Sa bibliographie est dense. Une vingtaine de titres dont certains traduits en espagnol, anglais, russe, ukrainien, allemand, italien et japonais. L’œuvre de Phelps est aussi enseignée dans des universités aux États-Unis – notamment Princeton, Saint Michael’s College (Vermont), Iowa State University – qui contiennent un programme d’études françaises. Toutes les critiques sont unanimes quant à la qualité de la poésie de Phelps.

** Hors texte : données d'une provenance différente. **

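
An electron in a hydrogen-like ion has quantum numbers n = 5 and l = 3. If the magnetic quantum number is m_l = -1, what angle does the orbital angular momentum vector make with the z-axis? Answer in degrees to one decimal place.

θ ≈ 106.8°

|L|² = l(l+1)ℏ² = 12ℏ², so |L| = 2√3 ℏ.
L_z = m_l ℏ = −1ℏ.
cos θ = L_z/|L| = -1/√12, so θ ≈ 106.8°.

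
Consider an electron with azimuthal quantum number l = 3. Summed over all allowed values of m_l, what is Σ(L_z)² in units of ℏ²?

m_l ∈ {-3, -2, -1, 0, 1, 2, 3}.
Summing m² from −3 to 3: Σ m_l² = 28.

Σ(L_z)² = 28 ℏ²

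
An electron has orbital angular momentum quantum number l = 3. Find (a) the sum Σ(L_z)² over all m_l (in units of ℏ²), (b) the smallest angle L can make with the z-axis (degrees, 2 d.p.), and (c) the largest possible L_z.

Σ m_l² = 28, so Σ(L_z)² = 28 ℏ².
cos θ_min = 3/√12, so θ_min ≈ 30.00°.
L_z,max = lℏ = 3ℏ.

Σ(L_z)² = 28 ℏ²; θ_min ≈ 30.00°; L_z,max = 3ℏ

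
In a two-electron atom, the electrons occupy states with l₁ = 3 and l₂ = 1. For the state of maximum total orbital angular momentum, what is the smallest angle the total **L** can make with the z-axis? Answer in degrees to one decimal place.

L runs from |3 − 1| = 2 to 3 + 1 = 4.
So L can be 2, 3, 4.
The maximum is L = 4, with |L_tot| = ℏ√(4·5) = 2√5 ℏ.
The minimum angle with z is arccos(4/√20) ≈ 26.6°.

θ_min ≈ 26.6°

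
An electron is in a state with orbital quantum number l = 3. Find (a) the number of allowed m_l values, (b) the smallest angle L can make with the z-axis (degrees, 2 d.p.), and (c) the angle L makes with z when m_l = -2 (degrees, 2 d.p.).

There are 2l+1 = 7 values of m_l.
cos θ_min = 3/√12, so θ_min ≈ 30.00°.
For m_l = -2: cos θ = -2/√12, θ ≈ 125.26°.

7 values; θ_min ≈ 30.00°; θ(m_l=-2) ≈ 125.26°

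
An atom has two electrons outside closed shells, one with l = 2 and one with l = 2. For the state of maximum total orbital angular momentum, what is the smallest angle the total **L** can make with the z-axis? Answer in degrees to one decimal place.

θ_min ≈ 26.6°

L runs from |2 − 2| = 0 to 2 + 2 = 4.
Allowed values: L = 0, 1, 2, 3, 4.
The maximum is L = 4, with |L_tot| = ℏ√(4·5) = 2√5 ℏ.
The minimum angle with z is arccos(4/√20) ≈ 26.6°.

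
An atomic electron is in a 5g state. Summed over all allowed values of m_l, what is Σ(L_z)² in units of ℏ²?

Σ(L_z)² = 60 ℏ²

5g means n = 5, l = 4.
The allowed m_l values are -4, -3, -2, -1, 0, 1, 2, 3, 4.
Σ m_l² = l(l+1)(2l+1)/3 = 4·5·9/3 = 60.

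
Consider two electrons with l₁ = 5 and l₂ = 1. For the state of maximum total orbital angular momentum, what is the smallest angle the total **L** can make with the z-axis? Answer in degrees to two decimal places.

By the triangle rule, |l₁ − l₂| ≤ L ≤ l₁ + l₂.
Allowed values: L = 4, 5, 6.
The maximum is L = 6, with |L_tot| = ℏ√(6·7) = √42 ℏ.
The minimum angle with z is arccos(6/√42) ≈ 22.21°.

θ_min ≈ 22.21°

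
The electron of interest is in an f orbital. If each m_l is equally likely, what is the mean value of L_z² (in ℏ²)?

⟨L_z²⟩ = 4 ℏ²

For an f orbital, l = 3.
m_l ∈ {-3, -2, -1, 0, 1, 2, 3}.
Average of L_z² over 7 states: 28/7 ℏ² = 4 ℏ².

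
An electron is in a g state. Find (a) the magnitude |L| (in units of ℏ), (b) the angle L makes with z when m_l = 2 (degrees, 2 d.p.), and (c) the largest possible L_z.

|L| = 2√5 ℏ ≈ 4.472ℏ; θ(m_l=2) ≈ 63.43°; L_z,max = 4ℏ

The letter g corresponds to l = 4.
|L| = ℏ√(4·5) = 2√5 ℏ ≈ 4.472ℏ.
For m_l = 2: cos θ = 2/√20, θ ≈ 63.43°.
L_z,max = lℏ = 4ℏ.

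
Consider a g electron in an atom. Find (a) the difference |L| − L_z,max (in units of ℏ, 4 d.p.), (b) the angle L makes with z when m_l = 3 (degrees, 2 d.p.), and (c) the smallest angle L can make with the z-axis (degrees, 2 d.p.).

For a g orbital, l = 4.
|L| − L_z,max = (2√5 − 4)ℏ ≈ 0.4721ℏ.
For m_l = 3: cos θ = 3/√20, θ ≈ 47.87°.
cos θ_min = 4/√20, so θ_min ≈ 26.57°.

|L|−L_z,max ≈ 0.4721ℏ; θ(m_l=3) ≈ 47.87°; θ_min ≈ 26.57°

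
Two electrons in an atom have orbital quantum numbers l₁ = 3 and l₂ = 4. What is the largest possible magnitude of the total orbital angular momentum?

By the triangle rule, |l₁ − l₂| ≤ L ≤ l₁ + l₂.
So L can be 1, 2, 3, 4, 5, 6, 7.
The largest magnitude corresponds to L = 7: |L_tot| = ℏ√(7·8) = 2√14 ℏ.

|L_tot|_max = 2√14 ℏ ≈ 7.483ℏ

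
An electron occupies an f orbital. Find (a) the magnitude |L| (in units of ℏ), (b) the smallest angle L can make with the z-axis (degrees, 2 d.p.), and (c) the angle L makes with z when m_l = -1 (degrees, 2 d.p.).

The letter f corresponds to l = 3.
|L| = ℏ√(3·4) = 2√3 ℏ ≈ 3.464ℏ.
cos θ_min = 3/√12, so θ_min ≈ 30.00°.
For m_l = -1: cos θ = -1/√12, θ ≈ 106.78°.

|L| = 2√3 ℏ ≈ 3.464ℏ; θ_min ≈ 30.00°; θ(m_l=-1) ≈ 106.78°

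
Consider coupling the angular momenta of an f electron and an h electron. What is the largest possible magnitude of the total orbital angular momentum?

|L_tot|_max = 6√2 ℏ ≈ 8.485ℏ

The total orbital quantum number L ranges from |l₁ − l₂| to l₁ + l₂ in integer steps.
L ∈ {2, 3, 4, 5, 6, 7, 8}.
The largest magnitude corresponds to L = 8: |L_tot| = ℏ√(8·9) = 6√2 ℏ.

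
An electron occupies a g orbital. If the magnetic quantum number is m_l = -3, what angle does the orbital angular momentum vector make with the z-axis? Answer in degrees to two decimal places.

θ ≈ 132.13°

For a g orbital, l = 4.
|L| = ℏ√(l(l+1)) = 2√5 ℏ.
L_z = m_l ℏ = −3ℏ.
cos θ = L_z/|L| = -3/√20, so θ ≈ 132.13°.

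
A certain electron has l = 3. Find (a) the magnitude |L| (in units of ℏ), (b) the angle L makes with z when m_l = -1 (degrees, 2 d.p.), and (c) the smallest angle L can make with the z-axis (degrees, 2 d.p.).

|L| = ℏ√(3·4) = 2√3 ℏ ≈ 3.464ℏ.
For m_l = -1: cos θ = -1/√12, θ ≈ 106.78°.
cos θ_min = 3/√12, so θ_min ≈ 30.00°.

|L| = 2√3 ℏ ≈ 3.464ℏ; θ(m_l=-1) ≈ 106.78°; θ_min ≈ 30.00°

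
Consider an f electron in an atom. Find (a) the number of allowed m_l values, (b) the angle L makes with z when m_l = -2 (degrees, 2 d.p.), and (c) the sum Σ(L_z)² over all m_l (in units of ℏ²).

An f state has l = 3.
There are 2l+1 = 7 values of m_l.
For m_l = -2: cos θ = -2/√12, θ ≈ 125.26°.
Σ m_l² = 28, so Σ(L_z)² = 28 ℏ².

7 values; θ(m_l=-2) ≈ 125.26°; Σ(L_z)² = 28 ℏ²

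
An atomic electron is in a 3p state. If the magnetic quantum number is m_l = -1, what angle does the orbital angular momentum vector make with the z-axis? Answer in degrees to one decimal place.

θ ≈ 135.0°

3p means n = 3, l = 1.
|L| = ℏ√(l(l+1)) = √2 ℏ.
L_z = m_l ℏ = −1ℏ.
cos θ = L_z/|L| = -1/√2, so θ ≈ 135.0°.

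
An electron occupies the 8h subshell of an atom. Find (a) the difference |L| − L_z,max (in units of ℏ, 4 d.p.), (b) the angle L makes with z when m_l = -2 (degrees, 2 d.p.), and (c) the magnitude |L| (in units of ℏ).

The 8h subshell has l = 5.
|L| − L_z,max = (√30 − 5)ℏ ≈ 0.4772ℏ.
For m_l = -2: cos θ = -2/√30, θ ≈ 111.42°.
|L| = ℏ√(5·6) = √30 ℏ ≈ 5.477ℏ.

|L|−L_z,max ≈ 0.4772ℏ; θ(m_l=-2) ≈ 111.42°; |L| = √30 ℏ ≈ 5.477ℏ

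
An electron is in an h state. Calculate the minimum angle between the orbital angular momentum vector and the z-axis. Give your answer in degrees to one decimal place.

θ_min ≈ 24.1°

For an h orbital, l = 5.
|L| = √(l(l+1)) ℏ = √30 ℏ.
The smallest angle corresponds to the largest L_z, i.e. m_l = l = 5, giving L_z = 5ℏ.
cos θ_min = 5/√30, so θ_min ≈ 24.1°.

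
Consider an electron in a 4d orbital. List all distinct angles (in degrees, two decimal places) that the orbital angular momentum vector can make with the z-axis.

The 4d subshell has l = 2.
|L|² = l(l+1)ℏ² = 6ℏ², so |L| = √6 ℏ.
cos θ = m_l/√6 for each m_l ∈ {-2, -1, 0, 1, 2}.

θ ∈ {35.26°, 65.91°, 90.00°, 114.09°, 144.74°}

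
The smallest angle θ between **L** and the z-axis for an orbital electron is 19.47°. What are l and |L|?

l = 8, |L| = 6√2 ℏ ≈ 8.485ℏ

At minimum angle, m_l = l, so cos θ = l/√(l(l+1)); cos²θ = l/(l+1) = 0.8889.
Thus l = 0.8889/(1 − 0.8889) ≈ 8.
Then |L| = ℏ√(8·9) = 6√2 ℏ.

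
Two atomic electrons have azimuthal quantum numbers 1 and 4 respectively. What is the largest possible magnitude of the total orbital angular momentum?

L runs from |1 − 4| = 3 to 1 + 4 = 5.
L ∈ {3, 4, 5}.
The largest magnitude corresponds to L = 5: |L_tot| = ℏ√(5·6) = √30 ℏ.

|L_tot|_max = √30 ℏ ≈ 5.477ℏ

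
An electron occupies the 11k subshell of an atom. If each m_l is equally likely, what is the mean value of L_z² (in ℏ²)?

For 11k, l = 7.
m_l runs from −7 to 7, i.e. {-7, -6, -5, -4, -3, -2, -1, 0, 1, 2, 3, 4, 5, 6, 7}.
Average of L_z² over 15 states: 280/15 ℏ² = 18.67 ℏ².

⟨L_z²⟩ = 18.67 ℏ²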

« Pour prendre conscience de la valeur d’une œuvre, dit-on souvent, il faudrait imaginer un instant qu’elle n’existe pas. Que se serait-il passé dans la poésie haïtienne si Anthony Phelps n’avait pas écrit et publié? En quoi consiste la contribution d’Anthony Phelps à la littérature? Que se serait-il passé dans la vie de quelques écrivains de cette époque s’ils n’avaient rencontré cet homme qui, aujourd’hui, vivant loin des sirènes de la vaine gloire, mais sans retrait hautain, a produit l’une des œuvres les plus connues, les plus populaires de la littérature haïtienne? », s’interroge d’un ton admiratif Émile Ollivier, une autre référence dans la littérature haïtienne.
Plusieurs fois boursier du Conseil des Arts du Canada (bourse de création libre), Phelps a deux fois obtenu le prix de poésie Casa de las Americas, Cuba. Le ministère des Relations avec les citoyens et de l’Immigration du gouvernement du Québec lui a aussi décerné, le 2 février 2011, une plaque d’honneur à l’occasion du forum « Encre noire, littérature et communautés noires ».
Anthony Phelps a eu aussi les honneurs de la Ville de Montréal, en mars 2016. Ce fut à l’occasion de la Journée mondiale de la poésie ! Quand la terre trembla en Haïti, le 12 janvier 2010, le poète doublement insulaire, car il a migré d’une île à l’autre, a dit sa douleur pour son alma mater : « Mon pays a un caillot de sang dans la gorge. »
Port-au-Prince, sa ville natale, a été mise à genoux. Une ville endeuillée, couleur de sang, ravagée par les secousses telluriques. Mon pays que voici, en référence à l’un de ses recueils écrit en 1965, lui revenait à l’esprit. Phelps ne doutait pas, dit-il, « qu’en écrivant cette marche poétique à l’intérieur de l’histoire d’Haïti, je décrivais le drame qui frappe aujourd’hui mon pays ».
Prémonitoire, pour un auteur qui sait dire merci quand il est honoré ; qui sait aussi dire non merci contre l’amnésie. « Je ne saurais accepter un hommage en tant qu’auteur de Mon pays que voici, tant et aussi longtemps que Jean-Claude Duvalier ne sera pas traduit en justice », a écrit le poète pour refuser un hommage in abstentia du désormais ex-président Michel Martelly. Fils de dictateur, tyran lui aussi, Baby Doc passa, finalement, l’arme à gauche sans jamais être inquiété par la justice. Et pour cause…
*Le texte initial a été publié le 1er avril 2016 dans Le Nouvelliste
Note: L’écrivain et poète haïtien, Anthony Phelps, auteur du célèbre recueil et disque Mon pays que voici, a été reçu à l’hôtel de Ville de Montréal, en 2016, pour un hommage soutenu. Le président du conseil de ville à l’époque, Frantz Benjamin, lui aussi poète, a profité de la Journée mondiale de la poésie pour glorifier, dit-il, « un homme exceptionnel qui a marqué tant de vies, des Montréalais, des Haïtiens ».